With cattle, goats, sheep, and horses,[3] a penetrating stunner is typically used since it destroys the cerebrum while leaving the brain stem intact; this results in a more consistently reliable stun, and ensures the animal's heart continues to beat during the bleeding process. Captive bolts allow for meat trimmings from the head to be salvaged. In some veal operations, a non-penetrating concussive stunner is used in order to preserve the brains for further processing.


Captive bolt stunners are safer to use in most red meat slaughter situations. There is no danger of ricochet or overpenetration as there is with regular firearms.

The cartridges typically use 2 to 3 grains (130 to 190 mg) of gunpowder, but can use up to 7 grains (450 mg) in the case of large animals such as bulls. The velocity of the bolt is usually 55 meters per second (180 ft/s) in the case of small animals and 75 meters per second (250 ft/s) in the case of large animals.

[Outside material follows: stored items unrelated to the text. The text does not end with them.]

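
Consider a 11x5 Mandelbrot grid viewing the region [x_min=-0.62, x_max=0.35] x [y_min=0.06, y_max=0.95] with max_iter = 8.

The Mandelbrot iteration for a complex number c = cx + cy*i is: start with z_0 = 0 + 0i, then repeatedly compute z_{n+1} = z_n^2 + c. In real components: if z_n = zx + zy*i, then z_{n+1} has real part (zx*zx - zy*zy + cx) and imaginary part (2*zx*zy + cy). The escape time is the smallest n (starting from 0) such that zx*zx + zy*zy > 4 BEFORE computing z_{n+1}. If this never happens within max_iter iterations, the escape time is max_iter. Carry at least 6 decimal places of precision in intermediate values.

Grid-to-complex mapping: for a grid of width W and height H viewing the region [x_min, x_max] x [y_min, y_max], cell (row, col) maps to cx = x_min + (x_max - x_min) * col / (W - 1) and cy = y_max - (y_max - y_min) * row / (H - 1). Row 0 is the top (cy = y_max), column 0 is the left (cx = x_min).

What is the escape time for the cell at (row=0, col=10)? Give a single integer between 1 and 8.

z_0 = 0 + 0i, c = 0.3500 + 0.9500i
Iter 1: z = 0.3500 + 0.9500i, |z|^2 = 1.0250
Iter 2: z = -0.4300 + 1.6150i, |z|^2 = 2.7931
Iter 3: z = -2.0733 + -0.4389i, |z|^2 = 4.4913
Escaped at iteration 3

Answer: 3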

There are certain specific stunning sites for various animals:

  • Polled livestock generally: At the center of forehead, the shot being directed towards the gullet. Some animals, such as old Hereford cattle, which have too much hair on the forehead, and bulls, which have too thick a skull, are stunned at the back of the poll. This is known as "poll knocking". It can render livestock unconscious, but may require more attempts since the placement of the bolt is more difficult.
  • Other cattle: At or below the point of intersection of two imaginary lines drawn from the base of each horn to the inner canthus of the opposite eye.
  • Pig: On the forehead at a point 25 mm above the eyes, with the stunner directed towards the gullet.
  • Sheep and goat: Below the ridge which runs under the base of the horn. The direction of the shot is towards the gullet.

Popular culture

One of the earliest appearances of a captive bolt pistol in popular culture is in the 1976 French sadomasochism film Maîtresse, where the main character, played by Gérard Depardieu, visits a slaughterhouse and witnesses a horse being stunned by a captive bolt and then exsanguinated. It is also depicted in the 1992 film Benny's Video and later as the killer's weapon-of-choice in Cormac McCarthy's novel No Country for Old Men and its 2007 film adaptation of the same name. They have appeared on television in the seventh season episode of CSI: Miami, "And They're Offed," and the first season finale "Woman in Limbo" of Bones.